O England!

Anthony Berkeley Cox (1893-1971) was, after Agatha Christie and Dorothy L. Sayers, the most influential British writer during the Golden Age of detective fiction. As Anthony Berkeley, he wrote witty and often brilliantly ingenious mysteries, typically boasting multiple solutions and extraordinary twists. As Francis Iles, he wrote two famous novels of psychological suspense as well as the less celebrated but extraordinary As for the Woman.

Under his own name, Cox published O England! in 1934. This was a polemical non-fiction book in which Cox, with characteristic self-confidence, put forward his manifesto for the transformation of English society. Some of his proposals were outlandish to the point of absurdity, but others seem, with hindsight, to have been far-sighted. He was hoping to provoke debate, and persuade others to support his campaign, and announced that he was to produce a follow-up to O England! But there seems to have been widespread apathy about his plans, and he lost heart.
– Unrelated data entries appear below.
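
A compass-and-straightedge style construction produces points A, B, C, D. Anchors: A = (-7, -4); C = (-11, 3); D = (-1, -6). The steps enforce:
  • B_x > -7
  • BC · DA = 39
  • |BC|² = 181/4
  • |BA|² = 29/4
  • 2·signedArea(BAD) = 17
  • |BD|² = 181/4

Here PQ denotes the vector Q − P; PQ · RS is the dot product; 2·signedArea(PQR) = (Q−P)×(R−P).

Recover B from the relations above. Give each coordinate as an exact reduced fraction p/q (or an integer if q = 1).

B = (-6, -3/2)

1. B_x = -6  [2·signedArea(BAD) = 17 ∩ BC · DA = 39]
2. B_y = -3/2  [2·signedArea(BAD) = 17 ∩ BC · DA = 39]
   → B = (-6, -3/2)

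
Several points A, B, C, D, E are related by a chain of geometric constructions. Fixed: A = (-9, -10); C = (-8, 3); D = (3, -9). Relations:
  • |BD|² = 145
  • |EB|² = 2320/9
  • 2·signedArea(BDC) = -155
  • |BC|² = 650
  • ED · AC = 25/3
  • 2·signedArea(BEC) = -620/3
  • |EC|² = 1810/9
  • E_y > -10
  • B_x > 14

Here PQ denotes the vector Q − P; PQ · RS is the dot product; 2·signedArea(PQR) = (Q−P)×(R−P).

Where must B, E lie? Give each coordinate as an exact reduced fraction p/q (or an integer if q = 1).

B = (15, -8)
E = (-1, -28/3)

1. B_x = 15  [line -12·x + -11·y + 92 = 0 ∩ |BD|² = 145]
2. B_y = -8  [line -12·x + -11·y + 92 = 0 ∩ |BD|² = 145]
   → B = (15, -8)
3. E_x = -1  [2·signedArea(BEC) = -620/3 ∩ ED · AC = 25/3]
4. E_y = -28/3  [2·signedArea(BEC) = -620/3 ∩ ED · AC = 25/3]
   → E = (-1, -28/3)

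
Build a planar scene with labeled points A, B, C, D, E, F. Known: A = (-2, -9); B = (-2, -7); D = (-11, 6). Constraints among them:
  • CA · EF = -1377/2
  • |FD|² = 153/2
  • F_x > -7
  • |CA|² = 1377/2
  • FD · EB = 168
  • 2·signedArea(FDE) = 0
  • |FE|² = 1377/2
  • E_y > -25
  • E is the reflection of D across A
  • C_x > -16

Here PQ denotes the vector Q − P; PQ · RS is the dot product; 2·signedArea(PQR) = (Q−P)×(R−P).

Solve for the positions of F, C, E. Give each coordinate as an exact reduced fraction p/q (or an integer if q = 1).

C = (-31/2, 27/2)
E = (7, -24)
F = (-13/2, -3/2)

1. E_x = 7  [E is the reflection of D across A]
2. E_y = -24  [E is the reflection of D across A]
   → E = (7, -24)
3. F_x = -13/2  [2·signedArea(FDE) = 0 ∩ FD · EB = 168]
4. F_y = -3/2  [2·signedArea(FDE) = 0 ∩ FD · EB = 168]
   → F = (-13/2, -3/2)
5. C_x = -31/2  [line 27/2·x + -45/2·y + 513 = 0 ∩ |CA|² = 1377/2]
6. C_y = 27/2  [line 27/2·x + -45/2·y + 513 = 0 ∩ |CA|² = 1377/2]
   → C = (-31/2, 27/2)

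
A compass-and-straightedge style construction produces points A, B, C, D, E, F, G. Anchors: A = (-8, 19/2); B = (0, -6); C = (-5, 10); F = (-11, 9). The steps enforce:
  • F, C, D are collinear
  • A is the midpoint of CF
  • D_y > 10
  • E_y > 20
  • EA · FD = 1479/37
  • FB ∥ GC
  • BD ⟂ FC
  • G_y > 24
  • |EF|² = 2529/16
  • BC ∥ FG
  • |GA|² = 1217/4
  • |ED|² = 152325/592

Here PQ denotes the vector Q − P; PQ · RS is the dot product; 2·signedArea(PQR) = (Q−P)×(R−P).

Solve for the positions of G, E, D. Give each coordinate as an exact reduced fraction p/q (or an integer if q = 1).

1. G_x = -16  [FB ∥ GC ∩ BC ∥ FG]
2. G_y = 25  [FB ∥ GC ∩ BC ∥ FG]
   → G = (-16, 25)
3. D_x = -101/37  [F, C, D are collinear ∩ BD ⟂ FC]
4. D_y = 384/37  [F, C, D are collinear ∩ BD ⟂ FC]
   → D = (-101/37, 384/37)
5. E_x = -59/4  [line -306/37·x + -51/37·y + -6885/74 = 0 ∩ |EF|² = 2529/16]
6. E_y = 21  [line -306/37·x + -51/37·y + -6885/74 = 0 ∩ |EF|² = 2529/16]
   → E = (-59/4, 21)

D = (-101/37, 384/37)
E = (-59/4, 21)
G = (-16, 25)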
The book is uncommon, but this copy was sold cheaply on eBay, and included a letter and card from Cox to someone whose ideas were in sympathy with his. But when other disciples failed to emerge, Cox returned to crime fiction, and his later books included the masterly Trial and Error, which appeared under the Berkeley name. He earned a much greater following as a crime writer than as a political pundit.